Accelerated by the 21st century data explosion, MapReduce quickly gained momentum in both industry and academic circles. Tools based on MapReduce have been quite useful for applications in a number of science disciplines, including bioinformatics, ecology and geoinformatics.
Distributed data-parallelization (DDP) patterns, like MapReduce, serve as reusable practices for efficient design and execution of big data analysis and analytics applications. In the last few years, other DDP patterns have been proposed, which like MapReduce combine data partition, parallel computing and distributed computing elements.
A team of computer scientists have identified viable alternatives to MapReduce for implementing big data analysis tools. In their paper “Comparison of Distributed Data-Parallelization Patterns for Big Data Analysis: A Bioinformatics Case Study,” researchers Jianwu Wang, Daniel Crawl, and Ilkay Altintas (from San Diego Supercomputer Center) together with Kostas Tzoumas and Volker Markl (from the Technische Universität Berlin) explore other DDP options.

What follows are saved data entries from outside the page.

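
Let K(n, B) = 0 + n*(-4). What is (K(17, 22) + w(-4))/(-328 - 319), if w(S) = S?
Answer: 72/647 ≈ 0.11128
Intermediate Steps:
K(n, B) = -4*n (K(n, B) = 0 - 4*n = -4*n)
(K(17, 22) + w(-4))/(-328 - 319) = (-4*17 - 4)/(-328 - 319) = (-68 - 4)/(-647) = -72*(-1/647) = 72/647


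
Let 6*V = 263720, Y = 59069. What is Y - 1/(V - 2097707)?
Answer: 363939526012/6161261 ≈ 59069.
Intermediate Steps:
V = 131860/3 (V = (⅙)*263720 = 131860/3 ≈ 43953.)
Y - 1/(V - 2097707) = 59069 - 1/(131860/3 - 2097707) = 59069 - 1/(-6161261/3) = 59069 - 1*(-3/6161261) = 59069 + 3/6161261 = 363939526012/6161261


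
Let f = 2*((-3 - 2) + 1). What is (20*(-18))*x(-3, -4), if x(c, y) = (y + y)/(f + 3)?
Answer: -576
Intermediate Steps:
f = -8 (f = 2*(-5 + 1) = 2*(-4) = -8)
x(c, y) = -2*y/5 (x(c, y) = (y + y)/(-8 + 3) = (2*y)/(-5) = (2*y)*(-⅕) = -2*y/5)
(20*(-18))*x(-3, -4) = (20*(-18))*(-⅖*(-4)) = -360*8/5 = -576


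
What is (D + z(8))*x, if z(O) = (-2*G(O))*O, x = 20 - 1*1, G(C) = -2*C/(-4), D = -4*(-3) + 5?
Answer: -893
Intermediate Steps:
D = 17 (D = 12 + 5 = 17)
G(C) = C/2 (G(C) = -2*C*(-¼) = C/2)
x = 19 (x = 20 - 1 = 19)
z(O) = -O² (z(O) = (-O)*O = -O²)
(D + z(8))*x = (17 - 1*8²)*19 = (17 - 1*64)*19 = (17 - 64)*19 = -47*19 = -893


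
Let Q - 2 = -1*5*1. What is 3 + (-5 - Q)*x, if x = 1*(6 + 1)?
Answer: -11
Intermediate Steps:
x = 7 (x = 1*7 = 7)
Q = -3 (Q = 2 - 1*5*1 = 2 - 5*1 = 2 - 5 = -3)
3 + (-5 - Q)*x = 3 + (-5 - 1*(-3))*7 = 3 + (-5 + 3)*7 = 3 - 2*7 = 3 - 14 = -11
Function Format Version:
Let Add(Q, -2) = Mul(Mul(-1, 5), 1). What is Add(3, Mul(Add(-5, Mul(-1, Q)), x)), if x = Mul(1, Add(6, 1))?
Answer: -11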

The experiment implements an existing bioinformatics tool, called CloudBurst, using three different DDP pattern combinations: MapReduce, MapCoGroup and MapMatch. The team’s goal is first, to assess whether changing the DDP pattern would have a significant effect on performance (measured in execution time), and second to identify the key factors influencing performance outcomes.
CloudBurst is a parallel seed-and-extend sequence mapping tool originally based on MapReduce. The algorithm finds sub-strings called seeds with exact matches in both the reads, or query sequences, and the reference sequences, and then extends the seeds into longer, inexact matches. The length of a seed is decided by parameter mismatches (k) and another parameter called reads length (m) with formula m/(k+1).

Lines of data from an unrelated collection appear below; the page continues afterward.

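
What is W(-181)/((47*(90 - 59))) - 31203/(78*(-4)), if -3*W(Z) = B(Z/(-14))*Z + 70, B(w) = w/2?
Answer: 106346741/1060696 ≈ 100.26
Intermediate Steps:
B(w) = w/2 (B(w) = w*(1/2) = w/2)
W(Z) = -70/3 + Z**2/84 (W(Z) = -(((Z/(-14))/2)*Z + 70)/3 = -(((Z*(-1/14))/2)*Z + 70)/3 = -(((-Z/14)/2)*Z + 70)/3 = -((-Z/28)*Z + 70)/3 = -(-Z**2/28 + 70)/3 = -(70 - Z**2/28)/3 = -70/3 + Z**2/84)
W(-181)/((47*(90 - 59))) - 31203/(78*(-4)) = (-70/3 + (1/84)*(-181)**2)/((47*(90 - 59))) - 31203/(78*(-4)) = (-70/3 + (1/84)*32761)/((47*31)) - 31203/(-312) = (-70/3 + 32761/84)/1457 - 31203*(-1/312) = (10267/28)*(1/1457) + 10401/104 = 10267/40796 + 10401/104 = 106346741/1060696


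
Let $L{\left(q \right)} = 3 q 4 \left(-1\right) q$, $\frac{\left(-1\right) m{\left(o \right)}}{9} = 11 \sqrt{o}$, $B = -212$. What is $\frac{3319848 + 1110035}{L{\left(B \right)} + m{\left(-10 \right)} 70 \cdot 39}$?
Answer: $- \frac{99548330776}{42555559191} + \frac{66514693245 i \sqrt{10}}{56740745588} \approx -2.3393 + 3.707 i$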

The team hypothesized that any significant performance differences would be due to two main factors:
- The difference between the numbers of keys in the two input data, denoted as p.

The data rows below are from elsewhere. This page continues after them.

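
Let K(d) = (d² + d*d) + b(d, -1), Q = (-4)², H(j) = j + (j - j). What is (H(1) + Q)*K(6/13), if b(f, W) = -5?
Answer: -13141/169 ≈ -77.757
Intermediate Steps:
H(j) = j (H(j) = j + 0 = j)
Q = 16
K(d) = -5 + 2*d² (K(d) = (d² + d*d) - 5 = (d² + d²) - 5 = 2*d² - 5 = -5 + 2*d²)
(H(1) + Q)*K(6/13) = (1 + 16)*(-5 + 2*(6/13)²) = 17*(-5 + 2*(6*(1/13))²) = 17*(-5 + 2*(6/13)²) = 17*(-5 + 2*(36/169)) = 17*(-5 + 72/169) = 17*(-773/169) = -13141/169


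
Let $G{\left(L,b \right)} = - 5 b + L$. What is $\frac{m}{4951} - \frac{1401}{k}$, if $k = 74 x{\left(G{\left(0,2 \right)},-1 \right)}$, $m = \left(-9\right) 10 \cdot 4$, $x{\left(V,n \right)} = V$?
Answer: $\frac{6669951}{3663740} \approx 1.8205$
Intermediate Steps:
$G{\left(L,b \right)} = L - 5 b$
$m = -360$ ($m = \left(-90\right) 4 = -360$)
$k = -740$ ($k = 74 \left(0 - 10\right) = 74 \left(-10\right) = -740$)
$\frac{m}{4951} - \frac{1401}{k} = - \frac{360}{4951} - \frac{1401}{-740} = \left(-360\right) \frac{1}{4951} - - \frac{1401}{740} = - \frac{360}{4951} + \frac{1401}{740} = \frac{6669951}{3663740}$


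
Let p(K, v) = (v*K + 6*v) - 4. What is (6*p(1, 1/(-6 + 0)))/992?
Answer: -1/32 ≈ -0.031250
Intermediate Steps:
p(K, v) = -4 + 6*v + K*v (p(K, v) = (K*v + 6*v) - 4 = (6*v + K*v) - 4 = -4 + 6*v + K*v)
(6*p(1, 1/(-6 + 0)))/992 = (6*(-4 + 6/(-6 + 0) + 1/(-6 + 0)))/992 = (6*(-4 + 6/(-6) + 1/(-6)))*(1/992) = (6*(-4 + 6*(-⅙) + 1*(-⅙)))*(1/992) = (6*(-4 - 1 - ⅙))*(1/992) = (6*(-31/6))*(1/992) = -31*1/992 = -1/32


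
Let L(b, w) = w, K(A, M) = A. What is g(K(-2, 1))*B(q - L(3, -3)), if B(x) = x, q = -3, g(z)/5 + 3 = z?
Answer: 0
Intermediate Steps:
g(z) = -15 + 5*z
g(K(-2, 1))*B(q - L(3, -3)) = (-15 + 5*(-2))*(-3 - 1*(-3)) = (-15 - 10)*(-3 + 3) = -25*0 = 0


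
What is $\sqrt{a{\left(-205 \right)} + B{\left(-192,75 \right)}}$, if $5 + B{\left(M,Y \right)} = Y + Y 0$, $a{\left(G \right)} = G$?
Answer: $3 i \sqrt{15} \approx 11.619 i$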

- The average number of values per query/reference key, denoted as q.
“Total execution time of Reduce/CoGroup/Match includes two main parts: user function execution time and overhead to load the user function and input data,” they write. “By looking into how Reduce pattern and Match pattern work, we identify two main factors that could affect their performances. The first factor is the difference between the numbers of keys in the two input data, denoted as p. The second factor is the average number of values per query/reference key, denoted as q.”
For the DDP execution engine, the team chose Stratosphere (version 0.2) because it supports Map, Reduce, CoGroup and Match. The experimental test bed consisted of five compute nodes in a compute cluster environment, each node equipped with two four-core CPUs.
The first experiment employed two large datasets: a query dataset of over nine million sequences from the 1000 Genomes Project and a reference dataset of over 1.2 million sequences from the CAMERA project. The resulting execution times for all three DDP implementations of CloudBurst increased when k value (the similarity threshold) increased. For the different DDP implementations, the performance of MapMatch is better than MapReduce for k=0-2, but worse when k=3. MapCoGroup’s execution times remain in between those of MapReduce and MapMatch in all cases.
The second experiment processes only a large reference data set. The reference dataset is the same as in the first round and the query dataset only includes the first 5,000 sequences of the query dataset from the 1,000 Genomes Project used in the last experiment. Here, the execution times show MapMatch outperforming MapReduce in all cases. MapCoGroup performs second-best, and MapReduce performs worst.
In their analysis, the authors conclude that different DDP patterns significantly influenced the execution performance of CloudBurst. A simple DDP pattern switch was able to speed up performance by almost two times in the first experiment (see Table 2). They further note that while selection can affect performance on a given tool, however no DDP pattern combination is always preferable.
“We find that although MapReduce can be used for wider range of applications with either one or two input datasets, it is not always the best choice in terms of application complexity and performance,” they write. “To understand the differences, we identified two affecting factors, namely input data balancing and value sparseness, on their performance differences.”
The results suggest MapReduce is more suitable for balanced input datasets and MapMatch is more suitable for imbalanced ones, and also that MapReduce is more suitable for condensed values per key and MapMatch is more suitable for sparse values per key.
The authors note that bioinformatics and other domains that have a need to match two input datasets could benefit from these findings. In the future, they plan to investigate other tools that are suitable for multiple DDP patterns and see how they perform on other DDP engines such as Hadoop, which will have wider applicability. They would also like to develop a way to exploit the identified factors to automatically select the best DDP pattern combination from multiple available ones.